Fırçayı yedik madem, yazayım hemen bir tane. Üç hafta önce raporun soluğunu esnemde hissedebiliyorken yazmaya başlamıştım bu yazıya. Aradaki üç hafta daha beter oldu. Şimdi yazmaya girişebildiğime göre, işler hafifledi demektir. Bu kadar yoğun olunca ya önümde heyecanla bekleyebileceğim bir tatil, bir parti falan olması ya da Çapari’de yediğim yemek gibi bir anın hatırasının, hissinin hafif hafif devam etmesi gerek, yoksa üç yaşındaki Poyraz’ın deyimiyle “kolay değil.”
Aslında çok korka korka gittik Çapari’ye. Hafta içinde Giray’la balık yemeye niyetlenince, altımızda da araba olunca benim blog’ları karıştırarak yaptığım liste sonucunda çıkan yerlerden, sanırım Cem’inkinden bulduğum biriydi burası. Bostancı’dan itibaren sahil yolunda gözüm tabelalardaydı sürekli. İlk izlenimi hemen yemyeşil bir bahçesi verdi. Hem yeşilliğe önem verdiklerini hem de Since 2010 olmadıklarını gösterdiği için önemli. Girişindeki liman fenerleri, renkleri ters olsa da, yine efferin, efferin.
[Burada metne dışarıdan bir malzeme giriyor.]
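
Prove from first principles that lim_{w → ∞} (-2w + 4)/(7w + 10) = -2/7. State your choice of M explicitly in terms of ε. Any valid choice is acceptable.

Fix ε > 0. We seek M > 0 such that w > M implies |(-2w + 4)/(7w + 10) + 2/7| < ε.
(-2w + 4)/(7w + 10) + 2/7 = (7(-2w + 4) − (-2)(7w + 10)) / (7(7w + 10)) = 48/(7(7w + 10)).
For w > 0 we have 7w + 10 > 7w, so |(-2w + 4)/(7w + 10) + 2/7| = 48/(7(7w + 10)) < 48/(7·7w) = (48/49)/w.
Thus |(-2w + 4)/(7w + 10) + 2/7| < ε whenever w > (48/49)/ε.
Take M = (48/49)/ε. If w > M then |(-2w + 4)/(7w + 10) + 2/7| < (48/49)/w < ε.

M = (48/49)/ε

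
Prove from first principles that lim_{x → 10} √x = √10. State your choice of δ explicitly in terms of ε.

Suppose ε > 0. We want δ > 0 such that 0 < |x − 10| < δ implies |√x − √10| < ε.
Rationalise: √x − √10 = (x − 10)/(√x + √10), so |√x − √10| = |x − 10|/(√x + √10).
Restrict δ ≤ 10 so that |x − 10| < 10 forces x > 0, and then √x + √10 > √10.
Hence |√x − √10| < |x − 10|/√10, which is < ε once |x − 10| < √10·ε.
Take δ = min(10, √10·ε). If 0 < |x − 10| < δ then x > 0 and |√x − √10| < |x − 10|/√10 < ε.

δ = min(10, √10·ε)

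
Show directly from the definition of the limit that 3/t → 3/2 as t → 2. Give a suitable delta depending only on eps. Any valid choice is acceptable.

delta = min(1, (2/3)eps)

Fix eps > 0. We seek delta > 0 such that 0 < |t − 2| < delta implies |3/t − (3/2)| < eps.
|3/t − (3/2)| = 3·|2 − t|/(2·|t|) = 3|t − 2|/(2|t|).
Restrict delta ≤ 1. Then |t − 2| < 1 gives |t| > 1, so 2|t| > 2.
Then |3/t − (3/2)| < 3|t − 2|/2, which is < eps when |t − 2| < (2/3)eps.
Take delta = min(1, (2/3)eps). Then 0 < |t − 2| < delta gives both |t − 2| < 1 and |t − 2| < (2/3)eps, so |3/t − (3/2)| < eps.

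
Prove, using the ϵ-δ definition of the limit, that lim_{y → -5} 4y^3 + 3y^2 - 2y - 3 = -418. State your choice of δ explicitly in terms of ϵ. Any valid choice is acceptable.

Let ϵ > 0. We want δ > 0 such that 0 < |y + 5| < δ implies |(4y^3 + 3y^2 - 2y - 3) + 418| < ϵ.
(4y^3 + 3y^2 - 2y - 3) + 418 = 4y^3 + 3y^2 - 2y + 415 = (y + 5)(4y^2 - 17y + 83).
So |(4y^3 + 3y^2 - 2y - 3) + 418| = |y + 5|·|4y^2 - 17y + 83|.
Assume first that |y + 5| < 1, so |y| < 6. Then |4y^2 - 17y + 83| ≤ 4·6^2 + 17·6 + 83 = 329.
Hence |(4y^3 + 3y^2 - 2y - 3) + 418| ≤ 329|y + 5| < ϵ provided |y + 5| < ϵ/329.
Choosing δ = min(1, ϵ/329) ensures both conditions, hence |(4y^3 + 3y^2 - 2y - 3) + 418| < ϵ.

δ = min(1, ϵ/329)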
Önce tartar tipli bir kaparili somon füme, tereyağ ve ekmek getirdiler. Hmm, dedik.
Benim buraya tav olmamın sebebi, özetle zencefilli karides. Adı güzel. İstanbul’da bir balıkçıda zencefilli karides. Şu cümle güzel. Zencefili baymayan, domates sosu bol, jumbo karides. 28 samtim çapındaki tabağa kondurulmuş, ot dikilmiş de değil yani, yanlış anlaşılma olmasın. Garson tabaklara servis etti.
Levrek marineyi yiyince “ha meğer levrek marine buymuş” dedim. Hardala saklanmış kalıntı balık değil de elma sirkesi, limon ve mayonezle adı üstünde gerçekten marine olmuş, sosu, pişmişliği, ekşiliği tadında bir balık mezesiydi. Lakerda da bence mükemmeldi. Şişko, tereyağ kıvamında ve rengi-kokusu hiçbir yerinde bozulmamış. Lakerda konusunda sorguya çekmeyi annem yaptı. Toriği yıllardır aynı tedarikçiden alıp kendileri yapıyormuş. Levrek sarma da içi kaşarlı, dışı çıtır, üstü soya soslu yine ilginç bir ara sıcaktı. Klasikler de yenilikler de başarılı diyeceğim ama çoban salatada bile kuru domates olduğu için klasikçiler benim lafıma kanıp gitmezsin, sonra papaz mapaz oluruz, olmaz.
Hurması sıcak, fazla çikolata soslu dondurmalı hruma tatlısını yedikten sonra içeri teftişe gittiğimde konyak arabasını, şarap odasını görünce, gedikli bir yer olduğunu, bana laf söylemek düşmediğini anladım ama olsun. Oradaki bir iki saat üç hafta yeten bir “İstanbul da güzel yav!” gazını verdi.
4 kişi, 4 meze, 2 salata, 1 kadeh şarap: 160 lira.